Now, she has cemented her place within the Earth and is holding an even more important spot in it’s progression. She is “Rolled round” in the Earth and has become one, physically, and spiritually, with the “rocks, and stones, and trees.” Just as they do, she ages, and just as she does, they make up the foundation of the Earth. 

Literary devices
  • Alliteration - The repetition of a consonant sound at the start of two or more consecutive words is called alliteration. The instances of alliteration are as follows -
        ‘Spirit sealed’, ‘rolled round’
  • Enjambmentwhen a sentence continues into two or more lines ending without any punctuation marks, it is called Enjambment.

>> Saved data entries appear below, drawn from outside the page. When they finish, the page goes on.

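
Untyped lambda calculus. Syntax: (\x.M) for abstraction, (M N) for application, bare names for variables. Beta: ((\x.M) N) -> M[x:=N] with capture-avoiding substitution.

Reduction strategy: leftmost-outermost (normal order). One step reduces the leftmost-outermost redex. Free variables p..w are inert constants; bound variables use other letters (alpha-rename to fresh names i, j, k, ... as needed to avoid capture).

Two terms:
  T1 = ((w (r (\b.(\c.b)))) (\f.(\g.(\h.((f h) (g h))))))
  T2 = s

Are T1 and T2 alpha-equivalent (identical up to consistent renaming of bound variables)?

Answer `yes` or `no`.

Answer: no

Derivation:
Term 1: ((w (r (\b.(\c.b)))) (\f.(\g.(\h.((f h) (g h))))))
Term 2: s
Alpha-equivalence: compare structure up to binder renaming.
Result: False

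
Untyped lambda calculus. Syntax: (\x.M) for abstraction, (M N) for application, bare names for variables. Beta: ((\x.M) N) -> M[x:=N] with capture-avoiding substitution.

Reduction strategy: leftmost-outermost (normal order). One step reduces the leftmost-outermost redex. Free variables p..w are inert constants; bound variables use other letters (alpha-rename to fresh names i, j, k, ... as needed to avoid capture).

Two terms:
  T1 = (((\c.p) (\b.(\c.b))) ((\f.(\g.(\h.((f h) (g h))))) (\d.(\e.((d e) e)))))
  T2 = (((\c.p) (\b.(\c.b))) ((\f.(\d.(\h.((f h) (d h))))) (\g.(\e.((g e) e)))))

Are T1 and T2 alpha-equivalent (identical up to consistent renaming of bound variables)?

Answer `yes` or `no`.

Term 1: (((\c.p) (\b.(\c.b))) ((\f.(\g.(\h.((f h) (g h))))) (\d.(\e.((d e) e)))))
Term 2: (((\c.p) (\b.(\c.b))) ((\f.(\d.(\h.((f h) (d h))))) (\g.(\e.((g e) e)))))
Alpha-equivalence: compare structure up to binder renaming.
Result: True

Answer: yes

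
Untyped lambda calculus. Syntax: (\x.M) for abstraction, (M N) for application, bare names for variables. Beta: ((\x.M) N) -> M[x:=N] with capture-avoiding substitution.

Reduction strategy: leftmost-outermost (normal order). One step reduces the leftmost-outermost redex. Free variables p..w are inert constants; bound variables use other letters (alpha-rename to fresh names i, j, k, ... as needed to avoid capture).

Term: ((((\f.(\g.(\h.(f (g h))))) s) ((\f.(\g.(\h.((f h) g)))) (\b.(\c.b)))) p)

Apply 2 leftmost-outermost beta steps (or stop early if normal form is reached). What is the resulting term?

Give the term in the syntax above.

Answer: ((\h.(s (((\f.(\g.(\h.((f h) g)))) (\b.(\c.b))) h))) p)

Derivation:
Step 0: ((((\f.(\g.(\h.(f (g h))))) s) ((\f.(\g.(\h.((f h) g)))) (\b.(\c.b)))) p)
Step 1: (((\g.(\h.(s (g h)))) ((\f.(\g.(\h.((f h) g)))) (\b.(\c.b)))) p)
Step 2: ((\h.(s (((\f.(\g.(\h.((f h) g)))) (\b.(\c.b))) h))) p)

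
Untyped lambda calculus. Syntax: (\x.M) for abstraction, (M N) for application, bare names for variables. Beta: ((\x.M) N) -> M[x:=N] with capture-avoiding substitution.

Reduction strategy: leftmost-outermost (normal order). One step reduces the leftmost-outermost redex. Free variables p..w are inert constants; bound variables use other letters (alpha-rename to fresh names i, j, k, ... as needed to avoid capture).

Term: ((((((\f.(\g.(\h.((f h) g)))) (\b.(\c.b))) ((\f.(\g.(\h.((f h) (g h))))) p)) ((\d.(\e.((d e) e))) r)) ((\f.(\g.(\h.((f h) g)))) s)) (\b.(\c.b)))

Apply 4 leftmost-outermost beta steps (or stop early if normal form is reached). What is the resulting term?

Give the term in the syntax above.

Answer: ((((\c.((\d.(\e.((d e) e))) r)) ((\f.(\g.(\h.((f h) (g h))))) p)) ((\f.(\g.(\h.((f h) g)))) s)) (\b.(\c.b)))

Derivation:
Step 0: ((((((\f.(\g.(\h.((f h) g)))) (\b.(\c.b))) ((\f.(\g.(\h.((f h) (g h))))) p)) ((\d.(\e.((d e) e))) r)) ((\f.(\g.(\h.((f h) g)))) s)) (\b.(\c.b)))
Step 1: (((((\g.(\h.(((\b.(\c.b)) h) g))) ((\f.(\g.(\h.((f h) (g h))))) p)) ((\d.(\e.((d e) e))) r)) ((\f.(\g.(\h.((f h) g)))) s)) (\b.(\c.b)))
Step 2: ((((\h.(((\b.(\c.b)) h) ((\f.(\g.(\h.((f h) (g h))))) p))) ((\d.(\e.((d e) e))) r)) ((\f.(\g.(\h.((f h) g)))) s)) (\b.(\c.b)))
Step 3: (((((\b.(\c.b)) ((\d.(\e.((d e) e))) r)) ((\f.(\g.(\h.((f h) (g h))))) p)) ((\f.(\g.(\h.((f h) g)))) s)) (\b.(\c.b)))
Step 4: ((((\c.((\d.(\e.((d e) e))) r)) ((\f.(\g.(\h.((f h) (g h))))) p)) ((\f.(\g.(\h.((f h) g)))) s)) (\b.(\c.b)))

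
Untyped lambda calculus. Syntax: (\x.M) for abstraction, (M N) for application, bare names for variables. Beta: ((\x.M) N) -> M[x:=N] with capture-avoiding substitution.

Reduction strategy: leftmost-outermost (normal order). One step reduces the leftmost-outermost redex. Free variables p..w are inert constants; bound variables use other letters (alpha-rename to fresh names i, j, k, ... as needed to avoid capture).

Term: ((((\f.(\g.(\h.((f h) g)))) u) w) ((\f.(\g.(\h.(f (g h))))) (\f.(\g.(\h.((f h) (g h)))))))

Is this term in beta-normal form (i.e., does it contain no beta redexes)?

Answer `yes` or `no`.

Term: ((((\f.(\g.(\h.((f h) g)))) u) w) ((\f.(\g.(\h.(f (g h))))) (\f.(\g.(\h.((f h) (g h)))))))
Found 2 beta redex(es).

Answer: no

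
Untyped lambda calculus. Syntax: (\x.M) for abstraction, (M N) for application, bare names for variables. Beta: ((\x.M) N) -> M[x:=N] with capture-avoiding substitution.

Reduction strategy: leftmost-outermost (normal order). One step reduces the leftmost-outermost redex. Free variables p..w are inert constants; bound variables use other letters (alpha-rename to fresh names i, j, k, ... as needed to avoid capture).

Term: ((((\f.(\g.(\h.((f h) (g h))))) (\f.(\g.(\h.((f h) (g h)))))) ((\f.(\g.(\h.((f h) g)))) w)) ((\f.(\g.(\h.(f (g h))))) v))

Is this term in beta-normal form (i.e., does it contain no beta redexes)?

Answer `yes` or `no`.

Answer: no

Derivation:
Term: ((((\f.(\g.(\h.((f h) (g h))))) (\f.(\g.(\h.((f h) (g h)))))) ((\f.(\g.(\h.((f h) g)))) w)) ((\f.(\g.(\h.(f (g h))))) v))
Found 3 beta redex(es).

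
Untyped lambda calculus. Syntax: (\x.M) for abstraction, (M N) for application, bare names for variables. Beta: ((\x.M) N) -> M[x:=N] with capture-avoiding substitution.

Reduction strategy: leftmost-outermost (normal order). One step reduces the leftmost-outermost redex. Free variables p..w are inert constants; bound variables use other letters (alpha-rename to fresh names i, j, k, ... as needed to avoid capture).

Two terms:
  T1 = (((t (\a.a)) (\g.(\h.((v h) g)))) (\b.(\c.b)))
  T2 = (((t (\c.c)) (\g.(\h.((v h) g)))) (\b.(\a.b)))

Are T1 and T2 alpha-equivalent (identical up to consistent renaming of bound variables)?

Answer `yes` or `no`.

Term 1: (((t (\a.a)) (\g.(\h.((v h) g)))) (\b.(\c.b)))
Term 2: (((t (\c.c)) (\g.(\h.((v h) g)))) (\b.(\a.b)))
Alpha-equivalence: compare structure up to binder renaming.
Result: True

Answer: yes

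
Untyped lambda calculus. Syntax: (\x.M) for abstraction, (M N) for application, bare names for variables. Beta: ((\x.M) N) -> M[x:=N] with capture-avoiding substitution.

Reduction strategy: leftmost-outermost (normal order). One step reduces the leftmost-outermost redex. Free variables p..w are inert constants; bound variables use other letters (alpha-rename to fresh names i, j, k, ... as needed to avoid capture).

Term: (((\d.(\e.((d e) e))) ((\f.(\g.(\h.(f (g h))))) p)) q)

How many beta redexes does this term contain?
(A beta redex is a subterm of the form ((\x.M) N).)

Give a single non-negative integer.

Term: (((\d.(\e.((d e) e))) ((\f.(\g.(\h.(f (g h))))) p)) q)
  Redex: ((\d.(\e.((d e) e))) ((\f.(\g.(\h.(f (g h))))) p))
  Redex: ((\f.(\g.(\h.(f (g h))))) p)
Total redexes: 2

Answer: 2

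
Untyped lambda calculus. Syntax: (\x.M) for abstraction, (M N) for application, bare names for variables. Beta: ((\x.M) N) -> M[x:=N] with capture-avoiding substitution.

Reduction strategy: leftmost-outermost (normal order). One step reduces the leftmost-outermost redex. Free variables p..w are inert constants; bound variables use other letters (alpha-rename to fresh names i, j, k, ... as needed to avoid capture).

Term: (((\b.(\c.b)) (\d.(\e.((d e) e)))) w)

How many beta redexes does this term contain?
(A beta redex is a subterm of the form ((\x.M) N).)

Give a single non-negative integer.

Answer: 1

Derivation:
Term: (((\b.(\c.b)) (\d.(\e.((d e) e)))) w)
  Redex: ((\b.(\c.b)) (\d.(\e.((d e) e))))
Total redexes: 1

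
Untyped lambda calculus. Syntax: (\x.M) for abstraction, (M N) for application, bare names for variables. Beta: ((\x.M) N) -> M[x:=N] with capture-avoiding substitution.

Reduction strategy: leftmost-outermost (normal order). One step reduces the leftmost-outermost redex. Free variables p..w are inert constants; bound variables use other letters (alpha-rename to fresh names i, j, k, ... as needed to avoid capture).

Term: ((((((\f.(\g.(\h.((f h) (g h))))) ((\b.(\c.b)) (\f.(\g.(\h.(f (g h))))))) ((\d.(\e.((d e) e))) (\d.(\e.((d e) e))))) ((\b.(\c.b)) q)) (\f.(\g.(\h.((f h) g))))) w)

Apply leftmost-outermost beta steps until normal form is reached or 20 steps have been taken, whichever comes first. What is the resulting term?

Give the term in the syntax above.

Answer: ((q (\c.q)) (\g.(\h.((w h) g))))

Derivation:
Step 0: ((((((\f.(\g.(\h.((f h) (g h))))) ((\b.(\c.b)) (\f.(\g.(\h.(f (g h))))))) ((\d.(\e.((d e) e))) (\d.(\e.((d e) e))))) ((\b.(\c.b)) q)) (\f.(\g.(\h.((f h) g))))) w)
Step 1: (((((\g.(\h.((((\b.(\c.b)) (\f.(\g.(\h.(f (g h)))))) h) (g h)))) ((\d.(\e.((d e) e))) (\d.(\e.((d e) e))))) ((\b.(\c.b)) q)) (\f.(\g.(\h.((f h) g))))) w)
Step 2: ((((\h.((((\b.(\c.b)) (\f.(\g.(\h.(f (g h)))))) h) (((\d.(\e.((d e) e))) (\d.(\e.((d e) e)))) h))) ((\b.(\c.b)) q)) (\f.(\g.(\h.((f h) g))))) w)
Step 3: ((((((\b.(\c.b)) (\f.(\g.(\h.(f (g h)))))) ((\b.(\c.b)) q)) (((\d.(\e.((d e) e))) (\d.(\e.((d e) e)))) ((\b.(\c.b)) q))) (\f.(\g.(\h.((f h) g))))) w)
Step 4: (((((\c.(\f.(\g.(\h.(f (g h)))))) ((\b.(\c.b)) q)) (((\d.(\e.((d e) e))) (\d.(\e.((d e) e)))) ((\b.(\c.b)) q))) (\f.(\g.(\h.((f h) g))))) w)
Step 5: ((((\f.(\g.(\h.(f (g h))))) (((\d.(\e.((d e) e))) (\d.(\e.((d e) e)))) ((\b.(\c.b)) q))) (\f.(\g.(\h.((f h) g))))) w)
Step 6: (((\g.(\h.((((\d.(\e.((d e) e))) (\d.(\e.((d e) e)))) ((\b.(\c.b)) q)) (g h)))) (\f.(\g.(\h.((f h) g))))) w)
Step 7: ((\h.((((\d.(\e.((d e) e))) (\d.(\e.((d e) e)))) ((\b.(\c.b)) q)) ((\f.(\g.(\h.((f h) g)))) h))) w)
Step 8: ((((\d.(\e.((d e) e))) (\d.(\e.((d e) e)))) ((\b.(\c.b)) q)) ((\f.(\g.(\h.((f h) g)))) w))
Step 9: (((\e.(((\d.(\e.((d e) e))) e) e)) ((\b.(\c.b)) q)) ((\f.(\g.(\h.((f h) g)))) w))
Step 10: ((((\d.(\e.((d e) e))) ((\b.(\c.b)) q)) ((\b.(\c.b)) q)) ((\f.(\g.(\h.((f h) g)))) w))
Step 11: (((\e.((((\b.(\c.b)) q) e) e)) ((\b.(\c.b)) q)) ((\f.(\g.(\h.((f h) g)))) w))
Step 12: (((((\b.(\c.b)) q) ((\b.(\c.b)) q)) ((\b.(\c.b)) q)) ((\f.(\g.(\h.((f h) g)))) w))
Step 13: ((((\c.q) ((\b.(\c.b)) q)) ((\b.(\c.b)) q)) ((\f.(\g.(\h.((f h) g)))) w))
Step 14: ((q ((\b.(\c.b)) q)) ((\f.(\g.(\h.((f h) g)))) w))
Step 15: ((q (\c.q)) ((\f.(\g.(\h.((f h) g)))) w))
Step 16: ((q (\c.q)) (\g.(\h.((w h) g))))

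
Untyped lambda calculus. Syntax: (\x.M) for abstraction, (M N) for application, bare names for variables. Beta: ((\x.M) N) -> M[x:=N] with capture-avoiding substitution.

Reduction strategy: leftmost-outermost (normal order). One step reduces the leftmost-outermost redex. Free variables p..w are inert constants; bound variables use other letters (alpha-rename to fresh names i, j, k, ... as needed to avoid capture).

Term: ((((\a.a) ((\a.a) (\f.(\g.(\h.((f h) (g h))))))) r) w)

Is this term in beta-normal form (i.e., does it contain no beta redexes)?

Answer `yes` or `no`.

Answer: no

Derivation:
Term: ((((\a.a) ((\a.a) (\f.(\g.(\h.((f h) (g h))))))) r) w)
Found 2 beta redex(es).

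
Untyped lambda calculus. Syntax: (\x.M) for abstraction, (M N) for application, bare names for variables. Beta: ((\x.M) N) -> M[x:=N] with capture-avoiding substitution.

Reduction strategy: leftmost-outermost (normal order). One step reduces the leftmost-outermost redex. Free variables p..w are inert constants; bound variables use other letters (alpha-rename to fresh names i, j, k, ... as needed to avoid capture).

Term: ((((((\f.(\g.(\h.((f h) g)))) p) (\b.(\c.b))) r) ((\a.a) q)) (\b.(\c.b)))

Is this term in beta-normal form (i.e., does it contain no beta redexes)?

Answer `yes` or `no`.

Answer: no

Derivation:
Term: ((((((\f.(\g.(\h.((f h) g)))) p) (\b.(\c.b))) r) ((\a.a) q)) (\b.(\c.b)))
Found 2 beta redex(es).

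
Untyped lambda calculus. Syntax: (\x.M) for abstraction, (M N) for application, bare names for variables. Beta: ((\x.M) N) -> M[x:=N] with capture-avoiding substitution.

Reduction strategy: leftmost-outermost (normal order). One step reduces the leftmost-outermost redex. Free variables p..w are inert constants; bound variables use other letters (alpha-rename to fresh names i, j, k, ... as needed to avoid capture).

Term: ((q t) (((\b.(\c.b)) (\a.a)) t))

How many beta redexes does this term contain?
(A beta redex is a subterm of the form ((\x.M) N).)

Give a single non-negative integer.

Term: ((q t) (((\b.(\c.b)) (\a.a)) t))
  Redex: ((\b.(\c.b)) (\a.a))
Total redexes: 1

Answer: 1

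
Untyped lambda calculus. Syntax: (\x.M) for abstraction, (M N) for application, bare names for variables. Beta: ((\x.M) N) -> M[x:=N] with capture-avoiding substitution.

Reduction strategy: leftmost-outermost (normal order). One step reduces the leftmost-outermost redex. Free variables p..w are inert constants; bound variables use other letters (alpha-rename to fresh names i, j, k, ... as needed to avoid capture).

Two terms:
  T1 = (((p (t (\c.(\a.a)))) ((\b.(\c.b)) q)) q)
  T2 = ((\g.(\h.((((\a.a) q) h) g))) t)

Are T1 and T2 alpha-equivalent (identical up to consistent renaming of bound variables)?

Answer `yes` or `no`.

Answer: no

Derivation:
Term 1: (((p (t (\c.(\a.a)))) ((\b.(\c.b)) q)) q)
Term 2: ((\g.(\h.((((\a.a) q) h) g))) t)
Alpha-equivalence: compare structure up to binder renaming.
Result: False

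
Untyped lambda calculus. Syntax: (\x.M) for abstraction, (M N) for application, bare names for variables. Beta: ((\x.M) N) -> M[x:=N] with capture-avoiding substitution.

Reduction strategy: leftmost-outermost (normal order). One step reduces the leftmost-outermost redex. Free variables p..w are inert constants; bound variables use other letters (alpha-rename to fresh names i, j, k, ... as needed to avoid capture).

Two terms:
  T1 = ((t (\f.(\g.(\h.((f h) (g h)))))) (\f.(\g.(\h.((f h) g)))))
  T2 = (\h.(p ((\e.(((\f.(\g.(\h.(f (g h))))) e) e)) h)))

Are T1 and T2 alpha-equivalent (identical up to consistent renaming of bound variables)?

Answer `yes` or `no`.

Term 1: ((t (\f.(\g.(\h.((f h) (g h)))))) (\f.(\g.(\h.((f h) g)))))
Term 2: (\h.(p ((\e.(((\f.(\g.(\h.(f (g h))))) e) e)) h)))
Alpha-equivalence: compare structure up to binder renaming.
Result: False

Answer: no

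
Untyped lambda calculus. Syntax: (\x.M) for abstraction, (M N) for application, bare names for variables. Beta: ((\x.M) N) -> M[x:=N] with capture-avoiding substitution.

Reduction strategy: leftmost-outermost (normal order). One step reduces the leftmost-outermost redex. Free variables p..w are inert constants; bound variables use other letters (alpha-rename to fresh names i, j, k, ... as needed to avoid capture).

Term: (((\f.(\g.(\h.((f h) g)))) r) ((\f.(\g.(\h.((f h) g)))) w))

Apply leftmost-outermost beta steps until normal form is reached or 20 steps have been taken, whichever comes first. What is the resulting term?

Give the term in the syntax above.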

The instances of enjambment are as follows 
         “She seemed a thing that could not feel
           The touch of earthly years.”

          “Rolled round in earth’s diurnal course
            With rocks and stones and trees.”
  • Assonance: Assonance is the repetition of the vowel sound in the same sentence. The examples in this poem are:
        A slumber did my spirit seal
        She seemed a thing that could not feel
        She neither hears nor sees
        Rolled round in earth’s diurnal course

  • Metaphor: The examples of metaphors used in this poem are; Calling tranquility as a sleeping spirit. Calling not being affected by time and aging as the touch of earthly years. The entire second stanza is a metaphor for death and becoming one with the earth, with the universal forces.
  • Image and Imagery.  An image is a  verbal representation of a sensory experience or of an object that can be known by one or more of the senses like sight, smell, touch and tastes.  Imagery is vivid descriptive language that appeals to one or more of the senses. The description of the speaker’s  dead beloved as being ,’ “Roll'd round in earth's diurnal course   With rocks, and stones, and trees” is an example of imagery.  The visual picture in our mind of earth revolving around the sun, and consequently the body and soul of the speaker’s beloved  revolving along with rocks, stones and trees suggests her as becoming one with Nature after her death.
  • Irony. The speaker’s description of his beloved as  having ‘no motion or force’ and she is ‘revolving with the earth around the sun’ actually implies she is dead and the speaker cannot be one with her . This is also because the speaker, unlike his beloved, was always alienated from nature. This mismatch between what is said and what is meant is an example of irony. The speaker’s opinion that it was because of ‘the slumber’ which ‘sealed’ his spirit that he felt that his beloved was ‘ untouched’ by earthly things like mortality is ironic, because it is not really the slumber but his desire that his beloved should not be touched by death as he loves her deeply, that has made him blind to the fact.